If the study is unethical by any reasonable standard, does this amount to condemning the whole company, even the whole industry? Because if this is unethical, you are calling out an extremely widespread practice...

3 comments

How can a reasonable person not be upset about someone intentionally making people feel bad without their consent?

$foodcompany recently mixed some small amounts of a known poison into their product to see how their customers would react. This is nothing more than a tweak in their recipe - much larger modifications occur all the time. How can a reasonable person be upset by this?

I'd normally be with you in defending Facebook here, but in this case the ethics really are questionable.

They designed an experiment where there was a serious hypothesis that it could lead to depression in the people subject to it. That has the potential to be actually harmful.

I still defend Facebook's right to do research, but they need to take more care to avoid harm.

The industry as a whole doesn't perform experiments designed to depress people.

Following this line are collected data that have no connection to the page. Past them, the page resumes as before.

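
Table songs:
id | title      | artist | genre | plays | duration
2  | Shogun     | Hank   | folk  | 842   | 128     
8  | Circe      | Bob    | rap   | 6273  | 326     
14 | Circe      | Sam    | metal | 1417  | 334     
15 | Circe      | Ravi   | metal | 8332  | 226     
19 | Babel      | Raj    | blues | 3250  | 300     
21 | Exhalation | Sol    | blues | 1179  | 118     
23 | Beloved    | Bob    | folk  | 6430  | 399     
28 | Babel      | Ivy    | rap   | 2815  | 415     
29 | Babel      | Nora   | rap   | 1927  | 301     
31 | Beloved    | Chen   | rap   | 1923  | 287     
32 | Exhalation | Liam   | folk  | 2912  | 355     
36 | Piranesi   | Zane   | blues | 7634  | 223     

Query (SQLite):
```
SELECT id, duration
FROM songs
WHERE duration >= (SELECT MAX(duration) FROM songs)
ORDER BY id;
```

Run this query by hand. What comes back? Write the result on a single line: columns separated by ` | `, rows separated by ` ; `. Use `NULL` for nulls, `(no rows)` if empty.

28 | 415

Scalar subquery: MAX(duration) over all songs rows = 415.
Keep rows where duration >= that value.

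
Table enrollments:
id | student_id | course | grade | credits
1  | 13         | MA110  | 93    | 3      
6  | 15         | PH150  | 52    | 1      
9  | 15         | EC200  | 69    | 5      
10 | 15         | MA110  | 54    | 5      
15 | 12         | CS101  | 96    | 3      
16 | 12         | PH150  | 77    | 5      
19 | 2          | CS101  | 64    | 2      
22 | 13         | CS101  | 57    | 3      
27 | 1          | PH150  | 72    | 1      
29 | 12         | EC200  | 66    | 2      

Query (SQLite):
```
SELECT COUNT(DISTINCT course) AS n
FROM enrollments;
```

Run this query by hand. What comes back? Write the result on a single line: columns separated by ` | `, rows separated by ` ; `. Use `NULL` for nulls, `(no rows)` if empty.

4

Count distinct non-NULL course values.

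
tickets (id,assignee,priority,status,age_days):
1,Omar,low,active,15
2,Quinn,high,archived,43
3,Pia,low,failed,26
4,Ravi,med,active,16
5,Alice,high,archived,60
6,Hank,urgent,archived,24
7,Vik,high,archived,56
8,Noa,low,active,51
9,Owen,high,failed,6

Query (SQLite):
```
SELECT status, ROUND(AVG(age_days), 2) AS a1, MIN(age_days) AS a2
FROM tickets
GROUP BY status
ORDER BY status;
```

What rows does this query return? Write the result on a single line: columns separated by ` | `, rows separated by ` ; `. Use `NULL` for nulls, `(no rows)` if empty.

active | 27.33 | 15 ; archived | 45.75 | 24 ; failed | 16 | 6

Group tickets by status.
Per group compute: ROUND(AVG(age_days), 2), MIN(age_days).
  active: ids {1, 4, 8} → ROUND(AVG(age_days), 2)=27.33, MIN(age_days)=15
  archived: ids {2, 5, 6, 7} → ROUND(AVG(age_days), 2)=45.75, MIN(age_days)=24
  failed: ids {3, 9} → ROUND(AVG(age_days), 2)=16, MIN(age_days)=6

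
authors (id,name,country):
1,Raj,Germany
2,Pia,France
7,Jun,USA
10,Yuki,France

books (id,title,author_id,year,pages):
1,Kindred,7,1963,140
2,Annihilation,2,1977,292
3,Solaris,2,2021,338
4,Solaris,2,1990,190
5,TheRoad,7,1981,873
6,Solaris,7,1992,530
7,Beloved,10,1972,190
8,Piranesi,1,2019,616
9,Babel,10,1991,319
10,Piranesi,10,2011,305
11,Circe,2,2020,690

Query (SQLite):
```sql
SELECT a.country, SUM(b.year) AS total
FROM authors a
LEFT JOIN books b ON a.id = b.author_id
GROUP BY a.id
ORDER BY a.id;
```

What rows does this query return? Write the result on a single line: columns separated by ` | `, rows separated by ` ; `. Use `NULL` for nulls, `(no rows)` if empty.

Germany | 2019 ; France | 8008 ; USA | 5936 ; France | 5974

LEFT JOIN keeps every authors row; unmatched ones get NULL for books columns.
Group by authors.id and compute SUM(b.year). SUM over an all-NULL group is NULL.
  1: ids {8} → SUM(b.year)=2019
  2: ids {2, 3, 4, 11} → SUM(b.year)=8008
  7: ids {1, 5, 6} → SUM(b.year)=5936
  10: ids {7, 9, 10} → SUM(b.year)=5974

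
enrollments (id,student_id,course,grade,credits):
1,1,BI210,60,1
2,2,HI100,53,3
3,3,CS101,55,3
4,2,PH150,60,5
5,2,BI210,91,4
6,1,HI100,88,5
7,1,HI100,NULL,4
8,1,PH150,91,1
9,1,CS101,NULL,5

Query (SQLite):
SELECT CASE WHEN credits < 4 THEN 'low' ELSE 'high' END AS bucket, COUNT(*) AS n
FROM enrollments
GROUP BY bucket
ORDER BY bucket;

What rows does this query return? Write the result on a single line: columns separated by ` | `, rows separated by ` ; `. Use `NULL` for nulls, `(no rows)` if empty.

high | 5 ; low | 4

Bucket rows by credits < 4 → 'low' else 'high'; count each bucket.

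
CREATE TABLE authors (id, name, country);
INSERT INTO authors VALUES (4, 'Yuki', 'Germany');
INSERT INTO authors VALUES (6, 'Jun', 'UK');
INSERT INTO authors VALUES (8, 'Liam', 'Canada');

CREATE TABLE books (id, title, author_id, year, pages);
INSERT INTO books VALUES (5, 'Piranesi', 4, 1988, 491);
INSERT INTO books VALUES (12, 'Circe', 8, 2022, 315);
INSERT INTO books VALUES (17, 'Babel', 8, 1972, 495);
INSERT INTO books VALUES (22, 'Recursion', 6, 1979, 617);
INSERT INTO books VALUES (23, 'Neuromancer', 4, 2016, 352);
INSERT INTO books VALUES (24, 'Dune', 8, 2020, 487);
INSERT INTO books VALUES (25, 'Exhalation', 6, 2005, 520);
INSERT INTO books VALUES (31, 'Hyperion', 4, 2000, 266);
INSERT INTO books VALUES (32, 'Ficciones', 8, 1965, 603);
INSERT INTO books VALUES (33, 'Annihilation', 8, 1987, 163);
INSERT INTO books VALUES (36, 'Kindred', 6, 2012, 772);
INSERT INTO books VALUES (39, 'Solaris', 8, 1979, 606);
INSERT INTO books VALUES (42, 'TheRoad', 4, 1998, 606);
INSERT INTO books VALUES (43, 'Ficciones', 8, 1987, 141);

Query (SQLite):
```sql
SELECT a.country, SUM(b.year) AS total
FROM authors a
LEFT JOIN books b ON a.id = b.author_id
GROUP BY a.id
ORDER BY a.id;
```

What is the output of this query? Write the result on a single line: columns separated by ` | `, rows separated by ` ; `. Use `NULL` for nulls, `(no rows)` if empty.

Germany | 8002 ; UK | 5996 ; Canada | 13932

LEFT JOIN keeps every authors row; unmatched ones get NULL for books columns.
Group by authors.id and compute SUM(b.year). SUM over an all-NULL group is NULL.
  4: ids {5, 23, 31, 42} → SUM(b.year)=8002
  6: ids {22, 25, 36} → SUM(b.year)=5996
  8: ids {12, 17, 24, 32, 33, 39, 43} → SUM(b.year)=13932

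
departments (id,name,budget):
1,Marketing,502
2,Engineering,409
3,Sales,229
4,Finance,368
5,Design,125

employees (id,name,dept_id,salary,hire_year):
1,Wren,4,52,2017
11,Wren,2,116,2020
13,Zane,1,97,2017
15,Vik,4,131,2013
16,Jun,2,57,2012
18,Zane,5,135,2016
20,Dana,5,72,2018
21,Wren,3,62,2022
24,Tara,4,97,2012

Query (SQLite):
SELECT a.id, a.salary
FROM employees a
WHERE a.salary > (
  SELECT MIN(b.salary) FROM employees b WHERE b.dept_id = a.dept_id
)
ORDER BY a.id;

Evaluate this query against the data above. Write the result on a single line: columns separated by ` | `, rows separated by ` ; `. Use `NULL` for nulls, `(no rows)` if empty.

11 | 116 ; 15 | 131 ; 18 | 135 ; 24 | 97

For each employees row a, compute MIN(salary) over rows sharing a.dept_id.
Keep row a if a.salary > that per-group MIN.
  dept_id=1: MIN(salary) = 97
  dept_id=2: MIN(salary) = 57
  dept_id=3: MIN(salary) = 62
  dept_id=4: MIN(salary) = 52
  dept_id=5: MIN(salary) = 72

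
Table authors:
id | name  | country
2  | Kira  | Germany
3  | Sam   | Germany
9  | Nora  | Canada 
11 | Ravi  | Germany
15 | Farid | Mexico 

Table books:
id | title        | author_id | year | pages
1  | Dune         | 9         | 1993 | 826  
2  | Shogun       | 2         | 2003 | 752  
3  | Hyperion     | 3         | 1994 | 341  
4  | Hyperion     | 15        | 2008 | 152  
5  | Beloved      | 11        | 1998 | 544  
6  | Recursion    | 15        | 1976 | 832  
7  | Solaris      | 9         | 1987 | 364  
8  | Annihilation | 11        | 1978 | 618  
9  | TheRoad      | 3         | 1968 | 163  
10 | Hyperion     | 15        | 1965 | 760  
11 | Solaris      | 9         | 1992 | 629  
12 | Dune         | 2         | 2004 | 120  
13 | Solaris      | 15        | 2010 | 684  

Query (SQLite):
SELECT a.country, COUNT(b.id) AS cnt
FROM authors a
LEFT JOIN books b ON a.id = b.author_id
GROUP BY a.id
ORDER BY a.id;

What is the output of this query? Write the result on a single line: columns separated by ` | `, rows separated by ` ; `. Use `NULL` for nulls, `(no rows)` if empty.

Germany | 2 ; Germany | 2 ; Canada | 3 ; Germany | 2 ; Mexico | 4

LEFT JOIN keeps every authors row; unmatched ones get NULL for books columns.
Group by authors.id and compute COUNT(b.id). COUNT(col) of an all-NULL group is 0.
  2: ids {2, 12} → COUNT(b.id)=2
  3: ids {3, 9} → COUNT(b.id)=2
  9: ids {1, 7, 11} → COUNT(b.id)=3
  11: ids {5, 8} → COUNT(b.id)=2
  15: ids {4, 6, 10, 13} → COUNT(b.id)=4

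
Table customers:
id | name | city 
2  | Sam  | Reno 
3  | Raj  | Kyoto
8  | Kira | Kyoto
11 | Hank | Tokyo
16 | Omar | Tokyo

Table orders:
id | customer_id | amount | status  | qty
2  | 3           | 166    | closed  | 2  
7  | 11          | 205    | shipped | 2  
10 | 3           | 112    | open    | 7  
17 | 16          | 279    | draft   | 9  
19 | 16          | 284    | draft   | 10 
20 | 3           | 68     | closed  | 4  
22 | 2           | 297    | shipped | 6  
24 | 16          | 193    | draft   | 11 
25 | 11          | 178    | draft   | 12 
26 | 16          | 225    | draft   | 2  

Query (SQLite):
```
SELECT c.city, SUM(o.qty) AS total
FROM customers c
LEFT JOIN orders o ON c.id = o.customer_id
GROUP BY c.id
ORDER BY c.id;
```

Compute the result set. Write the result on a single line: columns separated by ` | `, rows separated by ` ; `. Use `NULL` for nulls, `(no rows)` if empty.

LEFT JOIN keeps every customers row; unmatched ones get NULL for orders columns.
Group by customers.id and compute SUM(o.qty). SUM over an all-NULL group is NULL.
  2: ids {22} → SUM(o.qty)=6
  3: ids {2, 10, 20} → SUM(o.qty)=13
  8: ids {—} → SUM(o.qty)=NULL
  11: ids {7, 25} → SUM(o.qty)=14
  16: ids {17, 19, 24, 26} → SUM(o.qty)=32

Reno | 6 ; Kyoto | 13 ; Kyoto | NULL ; Tokyo | 14 ; Tokyo | 32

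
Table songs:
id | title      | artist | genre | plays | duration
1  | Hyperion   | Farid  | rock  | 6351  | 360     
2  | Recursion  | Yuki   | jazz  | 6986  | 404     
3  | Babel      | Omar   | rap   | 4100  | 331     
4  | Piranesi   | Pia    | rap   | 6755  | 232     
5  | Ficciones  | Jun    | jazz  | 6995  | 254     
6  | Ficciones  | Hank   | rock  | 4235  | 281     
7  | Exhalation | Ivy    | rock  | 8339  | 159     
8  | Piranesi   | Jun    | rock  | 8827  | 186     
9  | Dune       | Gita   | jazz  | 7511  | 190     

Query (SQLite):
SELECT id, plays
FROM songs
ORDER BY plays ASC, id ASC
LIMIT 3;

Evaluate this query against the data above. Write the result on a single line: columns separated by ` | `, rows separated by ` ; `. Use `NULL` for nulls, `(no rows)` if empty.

Sort by plays asc, tiebreak id asc: (4100, id=3), (4235, id=6), (6351, id=1), (6755, id=4), (6986, id=2), (6995, id=5) …. Take first 3.

3 | 4100 ; 6 | 4235 ; 1 | 6351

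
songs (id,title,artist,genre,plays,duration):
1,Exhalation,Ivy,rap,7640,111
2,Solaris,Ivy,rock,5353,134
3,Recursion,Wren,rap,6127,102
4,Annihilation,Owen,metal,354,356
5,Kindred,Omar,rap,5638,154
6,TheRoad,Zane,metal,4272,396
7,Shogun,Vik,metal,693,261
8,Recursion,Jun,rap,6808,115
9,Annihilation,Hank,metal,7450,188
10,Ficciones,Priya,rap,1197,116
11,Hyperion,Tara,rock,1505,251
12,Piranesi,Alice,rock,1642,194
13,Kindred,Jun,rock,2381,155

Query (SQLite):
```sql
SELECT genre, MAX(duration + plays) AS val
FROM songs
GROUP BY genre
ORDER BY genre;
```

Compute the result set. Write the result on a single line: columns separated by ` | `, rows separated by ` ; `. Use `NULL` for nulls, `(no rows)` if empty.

metal | 7638 ; rap | 7751 ; rock | 5487

For each row compute duration + plays.
Group by genre; take MAX of the expression per group.
  metal: ids {4, 6, 7, 9} → MAX(duration + plays)=7638
  rap: ids {1, 3, 5, 8, 10} → MAX(duration + plays)=7751
  rock: ids {2, 11, 12, 13} → MAX(duration + plays)=5487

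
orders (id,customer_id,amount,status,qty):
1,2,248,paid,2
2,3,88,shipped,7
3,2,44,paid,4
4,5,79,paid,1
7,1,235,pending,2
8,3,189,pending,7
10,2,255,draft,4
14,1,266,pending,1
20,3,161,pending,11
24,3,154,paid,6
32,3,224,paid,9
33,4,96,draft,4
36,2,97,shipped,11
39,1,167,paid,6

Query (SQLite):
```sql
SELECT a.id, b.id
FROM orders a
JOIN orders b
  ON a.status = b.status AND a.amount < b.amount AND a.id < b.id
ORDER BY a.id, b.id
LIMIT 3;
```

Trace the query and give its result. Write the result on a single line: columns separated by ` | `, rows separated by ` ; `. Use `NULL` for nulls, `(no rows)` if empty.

2 | 36 ; 3 | 4 ; 3 | 24

Pairs (a,b) with same status, a.amount < b.amount, a.id < b.id.
status groups: draft:{10,33} paid:{1,3,4,24,32,39} pending:{7,8,14,20} shipped:{2,36}
Ordered by (a.id, b.id); first 3.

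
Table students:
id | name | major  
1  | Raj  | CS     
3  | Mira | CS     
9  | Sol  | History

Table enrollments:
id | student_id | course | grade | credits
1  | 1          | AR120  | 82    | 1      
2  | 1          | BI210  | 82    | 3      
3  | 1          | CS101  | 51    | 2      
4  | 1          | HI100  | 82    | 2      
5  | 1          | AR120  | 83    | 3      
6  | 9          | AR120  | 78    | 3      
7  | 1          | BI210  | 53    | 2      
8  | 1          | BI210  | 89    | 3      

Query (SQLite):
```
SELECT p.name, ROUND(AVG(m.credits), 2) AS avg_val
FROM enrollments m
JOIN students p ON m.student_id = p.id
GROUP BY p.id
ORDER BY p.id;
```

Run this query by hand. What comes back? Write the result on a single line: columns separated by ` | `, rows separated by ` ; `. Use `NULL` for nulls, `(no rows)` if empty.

Raj | 2.29 ; Sol | 3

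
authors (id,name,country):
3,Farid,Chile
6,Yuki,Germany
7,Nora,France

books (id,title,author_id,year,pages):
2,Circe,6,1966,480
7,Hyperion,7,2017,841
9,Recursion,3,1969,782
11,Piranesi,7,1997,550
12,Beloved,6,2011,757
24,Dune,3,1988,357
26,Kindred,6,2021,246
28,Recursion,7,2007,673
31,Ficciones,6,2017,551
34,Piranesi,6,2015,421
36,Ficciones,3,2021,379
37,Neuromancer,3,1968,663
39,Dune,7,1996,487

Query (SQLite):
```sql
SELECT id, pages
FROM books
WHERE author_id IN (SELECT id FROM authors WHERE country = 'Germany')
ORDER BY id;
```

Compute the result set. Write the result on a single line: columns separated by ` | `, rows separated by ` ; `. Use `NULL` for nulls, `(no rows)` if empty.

2 | 480 ; 12 | 757 ; 26 | 246 ; 31 | 551 ; 34 | 421

Inner query: authors.id where country = 'Germany'.
Outer: keep books rows whose author_id is in that set.
Inner query → {6}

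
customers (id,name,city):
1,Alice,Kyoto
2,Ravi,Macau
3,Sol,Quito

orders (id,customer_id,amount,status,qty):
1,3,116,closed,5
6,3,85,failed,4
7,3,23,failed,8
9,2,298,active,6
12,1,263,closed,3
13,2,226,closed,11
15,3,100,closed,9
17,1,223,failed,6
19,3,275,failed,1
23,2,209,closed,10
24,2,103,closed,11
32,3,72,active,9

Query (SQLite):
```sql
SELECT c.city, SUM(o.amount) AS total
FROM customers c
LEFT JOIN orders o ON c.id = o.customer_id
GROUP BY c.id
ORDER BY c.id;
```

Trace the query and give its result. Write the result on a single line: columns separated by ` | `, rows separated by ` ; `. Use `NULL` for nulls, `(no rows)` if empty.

Kyoto | 486 ; Macau | 836 ; Quito | 671

LEFT JOIN keeps every customers row; unmatched ones get NULL for orders columns.
Group by customers.id and compute SUM(o.amount). SUM over an all-NULL group is NULL.
  1: ids {12, 17} → SUM(o.amount)=486
  2: ids {9, 13, 23, 24} → SUM(o.amount)=836
  3: ids {1, 6, 7, 15, 19, 32} → SUM(o.amount)=671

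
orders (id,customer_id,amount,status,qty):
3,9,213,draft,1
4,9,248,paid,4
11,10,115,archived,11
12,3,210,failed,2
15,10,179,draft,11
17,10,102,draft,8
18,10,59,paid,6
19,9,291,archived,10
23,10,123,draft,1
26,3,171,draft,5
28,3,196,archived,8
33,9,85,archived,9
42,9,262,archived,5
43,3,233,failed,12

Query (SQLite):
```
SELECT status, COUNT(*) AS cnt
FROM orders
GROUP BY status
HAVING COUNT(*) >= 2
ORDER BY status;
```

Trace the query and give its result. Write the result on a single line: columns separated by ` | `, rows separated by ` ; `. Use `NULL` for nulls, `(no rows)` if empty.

Partition orders by status; compute COUNT(*) within each group.
HAVING: keep groups with count ≥ 2.
  archived: ids {11, 19, 28, 33, 42} → COUNT(*)=5
  draft: ids {3, 15, 17, 23, 26} → COUNT(*)=5
  failed: ids {12, 43} → COUNT(*)=2
  paid: ids {4, 18} → COUNT(*)=2

archived | 5 ; draft | 5 ; failed | 2 ; paid | 2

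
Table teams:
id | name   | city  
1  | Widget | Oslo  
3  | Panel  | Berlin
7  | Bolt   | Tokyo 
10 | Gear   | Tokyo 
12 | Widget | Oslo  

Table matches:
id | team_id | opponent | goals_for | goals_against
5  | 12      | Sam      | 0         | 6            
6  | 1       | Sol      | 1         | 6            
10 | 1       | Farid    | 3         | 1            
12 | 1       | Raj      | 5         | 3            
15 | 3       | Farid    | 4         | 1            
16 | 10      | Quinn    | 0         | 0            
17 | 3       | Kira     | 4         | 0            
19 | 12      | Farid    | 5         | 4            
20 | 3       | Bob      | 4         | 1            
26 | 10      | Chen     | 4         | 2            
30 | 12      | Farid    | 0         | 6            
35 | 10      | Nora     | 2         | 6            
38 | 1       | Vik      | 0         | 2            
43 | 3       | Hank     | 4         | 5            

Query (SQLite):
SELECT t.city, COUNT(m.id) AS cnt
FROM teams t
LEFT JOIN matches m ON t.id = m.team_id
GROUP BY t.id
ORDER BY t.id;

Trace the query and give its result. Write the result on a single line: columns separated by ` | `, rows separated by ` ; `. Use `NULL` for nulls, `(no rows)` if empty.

LEFT JOIN keeps every teams row; unmatched ones get NULL for matches columns.
Group by teams.id and compute COUNT(m.id). COUNT(col) of an all-NULL group is 0.
  1: ids {6, 10, 12, 38} → COUNT(m.id)=4
  3: ids {15, 17, 20, 43} → COUNT(m.id)=4
  7: ids {—} → COUNT(m.id)=0
  10: ids {16, 26, 35} → COUNT(m.id)=3
  12: ids {5, 19, 30} → COUNT(m.id)=3

Oslo | 4 ; Berlin | 4 ; Tokyo | 0 ; Tokyo | 3 ; Oslo | 3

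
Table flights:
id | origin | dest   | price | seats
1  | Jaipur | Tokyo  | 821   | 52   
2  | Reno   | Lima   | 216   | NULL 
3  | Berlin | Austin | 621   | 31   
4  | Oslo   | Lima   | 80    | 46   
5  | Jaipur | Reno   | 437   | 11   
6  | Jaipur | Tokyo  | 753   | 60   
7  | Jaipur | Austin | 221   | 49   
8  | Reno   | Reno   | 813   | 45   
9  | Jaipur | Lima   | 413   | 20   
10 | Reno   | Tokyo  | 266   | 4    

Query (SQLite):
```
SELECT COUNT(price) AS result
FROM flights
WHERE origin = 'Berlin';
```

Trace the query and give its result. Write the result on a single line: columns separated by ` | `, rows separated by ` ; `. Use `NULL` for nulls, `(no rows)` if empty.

Rows where origin='Berlin' → price values: [621].
COUNT(price) counts non-NULL values → 1.

1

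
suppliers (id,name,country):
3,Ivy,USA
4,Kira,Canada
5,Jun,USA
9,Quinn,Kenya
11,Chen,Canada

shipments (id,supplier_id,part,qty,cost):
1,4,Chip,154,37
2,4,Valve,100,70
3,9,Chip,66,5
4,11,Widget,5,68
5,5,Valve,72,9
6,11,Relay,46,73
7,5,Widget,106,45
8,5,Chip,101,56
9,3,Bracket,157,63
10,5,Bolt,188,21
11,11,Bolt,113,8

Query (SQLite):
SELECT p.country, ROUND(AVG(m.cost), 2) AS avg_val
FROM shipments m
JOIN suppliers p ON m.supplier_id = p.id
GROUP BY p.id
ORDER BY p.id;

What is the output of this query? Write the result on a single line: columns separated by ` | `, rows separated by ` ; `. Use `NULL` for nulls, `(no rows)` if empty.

USA | 63 ; Canada | 53.5 ; USA | 32.75 ; Kenya | 5 ; Canada | 49.67

Join each shipments row to its suppliers via supplier_id.
Group joined rows by suppliers.id; compute ROUND(AVG(m.cost), 2) per group.
  3: ids {9} → ROUND(AVG(m.cost), 2)=63
  4: ids {1, 2} → ROUND(AVG(m.cost), 2)=53.5
  5: ids {5, 7, 8, 10} → ROUND(AVG(m.cost), 2)=32.75
  9: ids {3} → ROUND(AVG(m.cost), 2)=5
  11: ids {4, 6, 11} → ROUND(AVG(m.cost), 2)=49.67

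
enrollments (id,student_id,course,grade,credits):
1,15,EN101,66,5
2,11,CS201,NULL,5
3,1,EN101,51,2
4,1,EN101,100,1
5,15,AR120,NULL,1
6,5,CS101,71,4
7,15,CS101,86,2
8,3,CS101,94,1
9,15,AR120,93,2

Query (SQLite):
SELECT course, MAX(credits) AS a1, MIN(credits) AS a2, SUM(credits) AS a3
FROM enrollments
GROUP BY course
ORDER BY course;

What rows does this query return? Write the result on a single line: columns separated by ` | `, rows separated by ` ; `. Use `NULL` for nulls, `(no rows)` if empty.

AR120 | 2 | 1 | 3 ; CS101 | 4 | 1 | 7 ; CS201 | 5 | 5 | 5 ; EN101 | 5 | 1 | 8

Group enrollments by course.
Per group compute: MAX(credits), MIN(credits), SUM(credits).
  AR120: ids {5, 9} → MAX(credits)=2, MIN(credits)=1, SUM(credits)=3
  CS101: ids {6, 7, 8} → MAX(credits)=4, MIN(credits)=1, SUM(credits)=7
  CS201: ids {2} → MAX(credits)=5, MIN(credits)=5, SUM(credits)=5
  EN101: ids {1, 3, 4} → MAX(credits)=5, MIN(credits)=1, SUM(credits)=8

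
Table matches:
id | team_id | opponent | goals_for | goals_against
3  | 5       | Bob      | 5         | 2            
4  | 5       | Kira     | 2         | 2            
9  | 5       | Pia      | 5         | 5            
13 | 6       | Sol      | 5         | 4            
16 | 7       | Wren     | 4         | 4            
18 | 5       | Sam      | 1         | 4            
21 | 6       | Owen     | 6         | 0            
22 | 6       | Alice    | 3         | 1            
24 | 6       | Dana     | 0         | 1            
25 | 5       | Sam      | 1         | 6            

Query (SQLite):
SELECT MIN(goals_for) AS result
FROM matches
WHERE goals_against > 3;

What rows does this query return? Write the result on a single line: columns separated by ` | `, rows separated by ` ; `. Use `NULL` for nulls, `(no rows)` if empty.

Rows where goals_against > 3 → goals_for values: [5, 5, 4, 1, 1].
MIN of non-NULL values = 1.

1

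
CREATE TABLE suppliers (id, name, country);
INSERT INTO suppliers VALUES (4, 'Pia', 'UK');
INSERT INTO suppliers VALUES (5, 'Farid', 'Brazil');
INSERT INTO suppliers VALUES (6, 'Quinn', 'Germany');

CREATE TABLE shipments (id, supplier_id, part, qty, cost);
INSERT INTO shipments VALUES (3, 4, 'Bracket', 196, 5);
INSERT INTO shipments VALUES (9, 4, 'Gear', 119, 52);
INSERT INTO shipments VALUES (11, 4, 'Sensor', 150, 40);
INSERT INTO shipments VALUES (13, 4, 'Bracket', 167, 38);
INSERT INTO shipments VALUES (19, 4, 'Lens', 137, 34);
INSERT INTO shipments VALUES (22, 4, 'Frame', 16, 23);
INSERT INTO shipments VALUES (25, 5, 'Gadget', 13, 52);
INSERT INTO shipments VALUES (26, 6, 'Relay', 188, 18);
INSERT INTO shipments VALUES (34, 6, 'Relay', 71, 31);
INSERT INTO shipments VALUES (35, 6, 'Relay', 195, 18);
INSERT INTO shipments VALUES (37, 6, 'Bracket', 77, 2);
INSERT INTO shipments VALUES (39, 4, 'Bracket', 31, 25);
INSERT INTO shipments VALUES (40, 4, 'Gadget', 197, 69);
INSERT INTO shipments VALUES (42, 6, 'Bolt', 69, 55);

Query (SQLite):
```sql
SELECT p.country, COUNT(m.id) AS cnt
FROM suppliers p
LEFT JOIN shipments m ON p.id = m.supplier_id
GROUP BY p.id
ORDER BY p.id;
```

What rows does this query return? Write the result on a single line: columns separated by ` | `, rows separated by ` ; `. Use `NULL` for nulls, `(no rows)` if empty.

LEFT JOIN keeps every suppliers row; unmatched ones get NULL for shipments columns.
Group by suppliers.id and compute COUNT(m.id). COUNT(col) of an all-NULL group is 0.
  4: ids {3, 9, 11, 13, 19, 22, 39, 40} → COUNT(m.id)=8
  5: ids {25} → COUNT(m.id)=1
  6: ids {26, 34, 35, 37, 42} → COUNT(m.id)=5

UK | 8 ; Brazil | 1 ; Germany | 5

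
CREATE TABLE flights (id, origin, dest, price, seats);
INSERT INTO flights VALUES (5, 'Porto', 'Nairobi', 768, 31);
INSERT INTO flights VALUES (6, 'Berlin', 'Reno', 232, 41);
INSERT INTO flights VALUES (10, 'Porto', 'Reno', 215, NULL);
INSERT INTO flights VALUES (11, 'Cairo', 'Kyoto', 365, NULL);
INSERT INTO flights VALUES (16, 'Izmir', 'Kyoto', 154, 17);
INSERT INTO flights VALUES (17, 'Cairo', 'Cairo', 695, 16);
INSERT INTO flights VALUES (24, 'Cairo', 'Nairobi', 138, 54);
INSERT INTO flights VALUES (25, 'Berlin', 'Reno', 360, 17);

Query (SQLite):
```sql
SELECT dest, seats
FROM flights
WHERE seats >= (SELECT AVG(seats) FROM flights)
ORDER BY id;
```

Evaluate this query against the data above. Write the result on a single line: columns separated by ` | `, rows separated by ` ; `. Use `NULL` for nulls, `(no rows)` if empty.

Scalar subquery: AVG(seats) over all flights rows = 29.333333 (≈; comparison uses full precision).
Keep rows where seats >= that value.

Nairobi | 31 ; Reno | 41 ; Nairobi | 54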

There could be other unethical experiments too, but they need to be judged on a case by case basis.

There is no difference between tinkering with an algorithm with the intention to negatively influence people's emotions and tinkering with an algorithm to make it work better?
Who is to say those two statements are at odds with one another?

Also, almost every A/B which results in a measurable impact in user response will have done so by positively vs. negatively impacting the users' emotions on the A/B legs of the study.

But more to the point, this is not even a fair characterization of what Facebook did. The made a tweak to their ranking algorithm which they deployed to 1/2500 of their users. Much later they discovered there was a extremely small but measurable impact to those users' engagement, and the types of words they included in their subsequent posts. They actually didn't know at all ahead of time what the effect would be, and in fact the effect they observed was the opposite of the widespread expectation.